Unik, Pendaki Malaysia Kenakan Baju Melayu di Puncak Gunung Daik
Keprievent.com, Daik, Lingga – Sejumlah pendaki asal Malaysia memulai pendakian ke Gunung Daik (1.065 mdpl) Jumat (28/6/2019) siang, melalui Desa Daik di bawah kaki Gunung Daik. Tim pendakian ini terdiri dari 5 orang pria dan 6 orang wanita. Total keseluruhannya berjumlah 11 pendaki.
Tim pendaki Malaysia yang tergabung dalam Ansara Recreational and Outdoor Club (AROC) ini bergerak dari pelabuhan Stulang Laut Johor menuju ke Terminal Ferry Internasional Batam Center pada Kamis (27/6/2019) pagi, untuk kemudian langsung bergerak ke Pelabuhan Telaga Punggur di Punggur, dan kemudian langsung menuju ke Daik, Lingga.
Di Lingga, rombongan pendaki ini menyempatkan diri mengunjungi beberapa destinasi wisata Lingga, diantaranya Tugu Khatulistiwa, Komplek Istana Damnah, dan Air Terjun Resun.
Selepas menunaikan ibadah Jumat rombongan ini memulai pendakian ke Gunung Daik dipandu langsung oleh pemuda Daik yang tergabung dalam Kampung Sepincan dan Organisasi Perkumpulan Petualang Alam Bebas Perpetual, Daik, Lingga.
Rombongan pendaki ini beristirahat di Pos 2 Gunung Daik setelah memulai pendakian pada pukul 15:00 WIB melalui Gerbang Pendakian Gunung Daik. Pukul 5:00 WIB Sabtu (29/6/2019) rombongan memulai summit attack ke Puncak Gunung Daik. Selain mendaki, para pendaki ini juga membawa papan nama penanda nama Gunung Daik yang akan mereka pasang di puncak Gunung Daik.
Setelah sampai di Puncak Gunung Daik ini pada pukul 11:00 WIB, papan nama penanda Puncak Gunung Daik-pun didirikan oleh para pendaki tersebut.

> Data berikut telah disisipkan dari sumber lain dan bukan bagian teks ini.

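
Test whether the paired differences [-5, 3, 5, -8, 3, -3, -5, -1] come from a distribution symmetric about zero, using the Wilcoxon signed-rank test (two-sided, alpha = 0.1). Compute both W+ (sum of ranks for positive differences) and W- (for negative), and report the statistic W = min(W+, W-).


Step 1: Drop any zero differences (none here) and take |d_i|.
|d| = [5, 3, 5, 8, 3, 3, 5, 1]
Step 2: Midrank |d_i| (ties get averaged ranks).
ranks: |5|->6, |3|->3, |5|->6, |8|->8, |3|->3, |3|->3, |5|->6, |1|->1
Step 3: Attach original signs; sum ranks with positive sign and with negative sign.
W+ = 3 + 6 + 3 = 12
W- = 6 + 8 + 3 + 6 + 1 = 24
(Check: W+ + W- = 36 should equal n(n+1)/2 = 36.)
Step 4: Test statistic W = min(W+, W-) = 12.
Step 5: Ties in |d|, so use the tie-corrected normal approximation.
        E[W] = n(n+1)/4 = 8*9/4 = 18.
        Tie groups: |d|=3 (t=3), |d|=5 (t=3); sum(t^3 - t) = 48.
        Var[W] = n(n+1)(2n+1)/24 - sum(t^3-t)/48 = 1224/24 - 48/48 = 50.
        z = (W - E[W]) / sqrt(Var[W]) = (12 - 18) / 7.0711 = -0.8485.
        Two-sided p = 2*Phi(z) = 0.396144.
Step 6: alpha = 0.1. fail to reject H0.

W+ = 12, W- = 24, W = min = 12, p = 0.396144, fail to reject H0.


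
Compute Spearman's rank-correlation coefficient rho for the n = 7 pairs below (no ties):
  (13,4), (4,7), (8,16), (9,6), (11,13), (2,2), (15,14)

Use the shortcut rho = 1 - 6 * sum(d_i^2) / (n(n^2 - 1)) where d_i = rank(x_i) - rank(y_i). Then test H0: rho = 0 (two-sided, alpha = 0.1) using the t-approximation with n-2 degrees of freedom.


Step 1: Rank x and y separately (midranks; no ties here).
rank(x): 13->6, 4->2, 8->3, 9->4, 11->5, 2->1, 15->7
rank(y): 4->2, 7->4, 16->7, 6->3, 13->5, 2->1, 14->6
Step 2: d_i = R_x(i) - R_y(i); compute d_i^2.
  (6-2)^2=16, (2-4)^2=4, (3-7)^2=16, (4-3)^2=1, (5-5)^2=0, (1-1)^2=0, (7-6)^2=1
sum(d^2) = 38.
Step 3: rho = 1 - 6*38 / (7*(7^2 - 1)) = 1 - 228/336 = 0.321429.
Step 4: Under H0, t = rho * sqrt((n-2)/(1-rho^2)) = 0.7590 ~ t(5).
Step 5: Two-sided p-value from the t-distribution with 5 df = 0.482072.
Step 6: alpha = 0.1. fail to reject H0.

rho = 0.3214, p = 0.482072, fail to reject H0 at alpha = 0.1.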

Ada yang menarik saat rombongan pendaki ini mencapai Puncak Gunung Daik, yaitu mereka juga membawa pakaian khas adat Melayu yang dipakai mereka untuk berfoto bersama di puncak gunung ini. Hal ini jelas saja memberikan nuasa yang istimewa dalam pendakian ini.
Adrul, salah satu pendaki Malaysia yang ikut dalam pendakian ke Gunung Daik ini mengatakan bahwa, penggunaan baju Melayu ini di Puncak Gunung Daik adalah sebagai wujud kepedulian mereka terhadap budaya Melayu. "Inilah salah satu bentuk apresiasi kita terhadap kearifan budaya lokal. Apalagi kita dari Malaysia asalnya juga dari Bunda Tanah Melayu ini. Sudah sepatutnya kita menonjolkan identitas melayu di negeri ini," katanya.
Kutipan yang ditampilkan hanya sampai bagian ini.